The veteran investor also argued that governments already collect substantial revenues during a company’s growth cycle through multiple taxes, making LTCG taxation on shareholders an additional burden.
“The appreciation in a company’s value is not created in isolation. During its growth journey, the government already collects corporate tax, GST, income tax from employees, customs duties, stamp duties and numerous other levies,” Kedia said.
“Long-term capital gains are often the final outcome of economic activity that has already generated substantial tax revenues,” he added.
Kedia said tax policy must clearly distinguish between long-term investing and speculative trading. “A long-term shareholder is a partner in wealth creation, not merely a participant in market transactions. Tax policy should reward long-term ownership of productive businesses and distinguish it from short-term speculation.”
The remarks come at a time when foreign institutional investors (FIIs) have continued pulling money out of Indian equities, and concerns over market sentiment have intensified.

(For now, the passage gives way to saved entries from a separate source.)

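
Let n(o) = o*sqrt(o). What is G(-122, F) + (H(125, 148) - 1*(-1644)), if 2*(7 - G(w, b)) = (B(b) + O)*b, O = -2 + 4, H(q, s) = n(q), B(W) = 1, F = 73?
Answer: 3083/2 + 625*sqrt(5) ≈ 2939.0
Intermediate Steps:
n(o) = o**(3/2)
H(q, s) = q**(3/2)
O = 2
G(w, b) = 7 - 3*b/2 (G(w, b) = 7 - (1 + 2)*b/2 = 7 - 3*b/2)
G(-122, F) + (H(125, 148) - 1*(-1644)) = (7 - 3/2*73) + (125**(3/2) - 1*(-1644)) = (7 - 219/2) + (625*sqrt(5) + 1644) = -205/2 + (1644 + 625*sqrt(5)) = 3083/2 + 625*sqrt(5)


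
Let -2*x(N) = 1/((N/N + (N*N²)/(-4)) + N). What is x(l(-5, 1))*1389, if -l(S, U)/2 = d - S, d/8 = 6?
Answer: -1389/595298 ≈ -0.0023333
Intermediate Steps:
d = 48 (d = 8*6 = 48)
l(S, U) = -96 + 2*S (l(S, U) = -2*(48 - S) = -96 + 2*S)
x(N) = -1/(2*(1 + N - N³/4)) (x(N) = -1/(2*((N/N + (N*N²)/(-4)) + N)) = -1/(2*((1 + N³*(-¼)) + N)) = -1/(2*((1 - N³/4) + N)) = -1/(2*(1 + N - N³/4)))
x(l(-5, 1))*1389 = (2/(-4 + (-96 + 2*(-5))³ - 4*(-96 + 2*(-5))))*1389 = (2/(-4 + (-96 - 10)³ - 4*(-96 - 10)))*1389 = (2/(-4 + (-106)³ - 4*(-106)))*1389 = (2/(-4 - 1191016 + 424))*1389 = (2/(-1190596))*1389 = (2*(-1/1190596))*1389 = -1/595298*1389 = -1389/595298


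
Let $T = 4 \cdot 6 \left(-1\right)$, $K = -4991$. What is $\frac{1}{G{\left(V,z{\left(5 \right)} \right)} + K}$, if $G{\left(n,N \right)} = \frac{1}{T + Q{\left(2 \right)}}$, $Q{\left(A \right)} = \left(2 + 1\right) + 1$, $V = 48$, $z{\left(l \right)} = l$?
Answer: $- \frac{20}{99821} \approx -0.00020036$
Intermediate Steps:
$T = -24$ ($T = 24 \left(-1\right) = -24$)
$Q{\left(A \right)} = 4$ ($Q{\left(A \right)} = 3 + 1 = 4$)
$G{\left(n,N \right)} = - \frac{1}{20}$ ($G{\left(n,N \right)} = \frac{1}{-24 + 4} = \frac{1}{-20} = - \frac{1}{20}$)
$\frac{1}{G{\left(V,z{\left(5 \right)} \right)} + K} = \frac{1}{- \frac{1}{20} - 4991} = \frac{1}{- \frac{99821}{20}} = - \frac{20}{99821}$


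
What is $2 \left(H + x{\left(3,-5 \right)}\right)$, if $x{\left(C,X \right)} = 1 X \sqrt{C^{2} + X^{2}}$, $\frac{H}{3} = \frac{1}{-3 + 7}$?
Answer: $\frac{3}{2} - 10 \sqrt{34} \approx -56.81$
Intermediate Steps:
$H = \frac{3}{4}$ ($H = \frac{3}{-3 + 7} = \frac{3}{4} \approx 0.75$)
$x{\left(C,X \right)} = X \sqrt{C^{2} + X^{2}}$
$2 \left(H + x{\left(3,-5 \right)}\right) = 2 \left(\frac{3}{4} - 5 \sqrt{3^{2} + \left(-5\right)^{2}}\right) = 2 \left(\frac{3}{4} - 5 \sqrt{9 + 25}\right) = 2 \left(\frac{3}{4} - 5 \sqrt{34}\right) = \frac{3}{2} - 10 \sqrt{34}$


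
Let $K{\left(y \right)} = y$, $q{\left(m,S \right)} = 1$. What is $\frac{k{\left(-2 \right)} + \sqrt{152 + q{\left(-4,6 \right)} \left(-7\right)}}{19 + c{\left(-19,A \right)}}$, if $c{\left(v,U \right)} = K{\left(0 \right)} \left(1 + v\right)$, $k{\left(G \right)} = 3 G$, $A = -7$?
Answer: $- \frac{6}{19} + \frac{\sqrt{145}}{19} \approx 0.31798$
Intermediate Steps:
$c{\left(v,U \right)} = 0$ ($c{\left(v,U \right)} = 0 \left(1 + v\right) = 0$)
$\frac{k{\left(-2 \right)} + \sqrt{152 + q{\left(-4,6 \right)} \left(-7\right)}}{19 + c{\left(-19,A \right)}} = \frac{3 \left(-2\right) + \sqrt{152 + 1 \left(-7\right)}}{19 + 0} = \frac{-6 + \sqrt{152 - 7}}{19} = \left(-6 + \sqrt{145}\right) \frac{1}{19} = - \frac{6}{19} + \frac{\sqrt{145}}{19}$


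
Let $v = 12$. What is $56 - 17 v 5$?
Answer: $-964$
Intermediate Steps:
$56 - 17 v 5 = 56 - 17 \cdot 12 \cdot 5 = 56 - 1020 = -964$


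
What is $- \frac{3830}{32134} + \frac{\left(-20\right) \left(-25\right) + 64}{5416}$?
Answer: $- \frac{327463}{21754718} \approx -0.015052$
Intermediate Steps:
$- \frac{3830}{32134} + \frac{\left(-20\right) \left(-25\right) + 64}{5416} = \left(-3830\right) \frac{1}{32134} + \left(500 + 64\right) \frac{1}{5416} = - \frac{1915}{16067} + 564 \cdot \frac{1}{5416} = - \frac{1915}{16067} + \frac{141}{1354} = - \frac{327463}{21754718}$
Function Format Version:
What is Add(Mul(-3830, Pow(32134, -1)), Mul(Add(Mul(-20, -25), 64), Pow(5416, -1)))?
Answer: Rational(-327463, 21754718) ≈ -0.015052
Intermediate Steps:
Add(Mul(-3830, Pow(32134, -1)), Mul(Add(Mul(-20, -25), 64), Pow(5416, -1))) = Add(Mul(-3830, Rational(1, 32134)), Mul(Add(500, 64), Rational(1, 5416))) = Add(Rational(-1915, 16067), Mul(564, Rational(1, 5416))) = Add(Rational(-1915, 16067), Rational(141, 1354)) = Rational(-327463, 21754718)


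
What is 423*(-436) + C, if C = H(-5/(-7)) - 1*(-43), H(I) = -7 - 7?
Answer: -184399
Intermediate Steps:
H(I) = -14
C = 29 (C = -14 - 1*(-43) = -14 + 43 = 29)
423*(-436) + C = 423*(-436) + 29 = -184428 + 29 = -184399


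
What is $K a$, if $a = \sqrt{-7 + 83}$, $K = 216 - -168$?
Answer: $768 \sqrt{19} \approx 3347.6$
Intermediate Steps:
$K = 384$ ($K = 216 + 168 = 384$)
$a = 2 \sqrt{19}$ ($a = \sqrt{76} = 2 \sqrt{19} \approx 8.7178$)
$K a = 384 \cdot 2 \sqrt{19} = 768 \sqrt{19}$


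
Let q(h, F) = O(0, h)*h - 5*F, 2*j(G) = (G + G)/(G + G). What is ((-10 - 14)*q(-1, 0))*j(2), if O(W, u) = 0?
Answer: 0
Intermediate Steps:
j(G) = ½ (j(G) = ((G + G)/(G + G))/2 = ((2*G)/((2*G)))/2 = ((2*G)*(1/(2*G)))/2 = (½)*1 = ½)
q(h, F) = -5*F (q(h, F) = 0*h - 5*F = 0 - 5*F = -5*F)
((-10 - 14)*q(-1, 0))*j(2) = ((-10 - 14)*(-5*0))*(½) = -24*0*(½) = 0*(½) = 0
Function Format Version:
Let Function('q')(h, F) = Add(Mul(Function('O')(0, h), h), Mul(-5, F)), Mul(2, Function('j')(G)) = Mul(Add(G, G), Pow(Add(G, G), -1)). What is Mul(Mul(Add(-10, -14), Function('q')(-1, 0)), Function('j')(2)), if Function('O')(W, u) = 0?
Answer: 0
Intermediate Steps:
Function('j')(G) = Rational(1, 2) (Function('j')(G) = Mul(Rational(1, 2), Mul(Add(G, G), Pow(Add(G, G), -1))) = Mul(Rational(1, 2), Mul(Mul(2, G), Pow(Mul(2, G), -1))) = Mul(Rational(1, 2), Mul(Mul(2, G), Mul(Rational(1, 2), Pow(G, -1)))) = Mul(Rational(1, 2), 1) = Rational(1, 2))
Function('q')(h, F) = Mul(-5, F) (Function('q')(h, F) = Add(Mul(0, h), Mul(-5, F)) = Add(0, Mul(-5, F)) = Mul(-5, F))
Mul(Mul(Add(-10, -14), Function('q')(-1, 0)), Function('j')(2)) = Mul(Mul(Add(-10, -14), Mul(-5, 0)), Rational(1, 2)) = Mul(Mul(-24, 0), Rational(1, 2)) = Mul(0, Rational(1, 2)) = 0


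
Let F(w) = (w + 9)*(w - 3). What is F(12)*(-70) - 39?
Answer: -13269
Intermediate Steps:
F(w) = (-3 + w)*(9 + w) (F(w) = (9 + w)*(-3 + w) = (-3 + w)*(9 + w))
F(12)*(-70) - 39 = (-27 + 12**2 + 6*12)*(-70) - 39 = (-27 + 144 + 72)*(-70) - 39 = 189*(-70) - 39 = -13230 - 39 = -13269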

In the Union Budget presented in July 2024, Sitharaman raised the LTCG tax rate on most assets to 12.5% from 10%, while increasing the exemption limit for listed equity and equity-linked instruments to ₹1.25 lakh.
Earlier, Samir Arora, founder and chief investment officer of Helios Capital, had also criticised capital gains taxation on investors, especially foreign investors, calling it the “biggest mistake”.
Speaking at the Business Standard Manthan Summit 2025, Arora said FIIs had sold Indian equities for five straight months, with outflows crossing ₹1 trillion in the last two months alone.
“The biggest mistake they (the government) have made, the biggest souring of sentiment, and reality which they have to accept is capital gains tax in India, particularly the foreign investors, is 100 per cent wrong,” Arora said.
He argued that foreign sovereign funds, pension funds and global investors faced currency risks and often did not get tax set-offs in their home countries, making Indian capital gains taxation particularly burdensome.